Delivering on the promise of offshore wind

Despite the difficulties that the sector faces, the outlook for offshore wind is overwhelmingly positive. The global pipeline, outside of China, has risen to 180 GW, GWEC estimates, and governments are giving the sector the attention it deserves. Belgium, Denmark, Germany, and the Netherlands have announced a target of building 65 GW of offshore wind capacity in the North Sea by 2030 to turn it into a green energy hub. Additionally, the UK aims to deploy 50 GW by the end of the decade.

These targets are not just being set by European governments. The United States (30 GW), South Korea (14.3 GW), and Japan (10 GW) are all targeting ambitious buildouts of offshore wind this decade.

The ambition is there, now it needs to be delivered. To do that, the sector needs a sustainable and resilient supply chain. In other words, a profitable supply chain that can finance its own capacity expansions to keep up with booming demand. But the sector will also require government help.

An equally significant contributor to the rise in LCOE of offshore wind has been the current macroeconomic environment. Higher interest rates have pushed up the cost of capital, which by our own estimates have contributed approximately 50% to the increase in LCOE. If rates are cut in the coming years, this is sure to come down, but for the time being capital will remain expensive for the whole sector.

For now, dealing with this means accepting that offshore wind will become (a bit) more expensive. That doesn’t mean the cost reductions of the past decade will be erased – remember, offshore wind is nearly 60% cheaper today than it was in 2010 – and even with a LCOE of 70 EUR/MWh rather than 45 EUR/MWh, fixed offshore wind remains competitive compared to other (renewable and non-renewable) production capacity.

But conducive policies will be needed to help the sector flourish. Auctions going forward need to help create demand for fairly priced equipment and to help projects overcome higher costs of capital by, among other things, setting realistic strike prices and indexing tariffs. Over the medium and long term, this will help push down prices.

Just yesterday, the UK announced the new administrative strike prices (ASPs) for the next CfD allocation round. Offshore wind ASPs have gone up by 66% from the previous round to 73 GBP/MWh. This was warmly received by the industry, and it is an important signal that governments understand that prices have been too low historically to support a sustainable supply chain.

Governments will also need to help foster a regional supply chain. To do this, they will need to support the manufacturing base of the sector. Chinese giants will certainly increase their market share, but the pie is big enough for all suppliers to thrive and Europe is perfectly poised to keep a (more profitable) lion’s share. In this context, the recently released European Wind Power Action Plan is a step in the right direction. A key provision in the package is that the European Investment Bank (EIB) can now provide up to EUR 1.8 billion in loans to scale up manufacturing of monopiles and turbines, among others.

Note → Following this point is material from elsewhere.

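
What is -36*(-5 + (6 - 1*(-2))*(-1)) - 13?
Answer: 455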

Though a big step, this will not be sufficient. Whilst the EIB has played an important role in financing offshore wind projects, they are not equipped to support sub-investment grade offshore wind suppliers on a corporate level. This is where national governments will need to step in.

If done right, these changes will create a more sustainable and competitive offshore wind supply chain that will enable the sector to meet the ambitious targets of governments around the world. We must look beyond the short-term pain that the sector is undergoing and appreciate that the fundamental rebalancing that the market is currently experiencing is long overdue and welcome.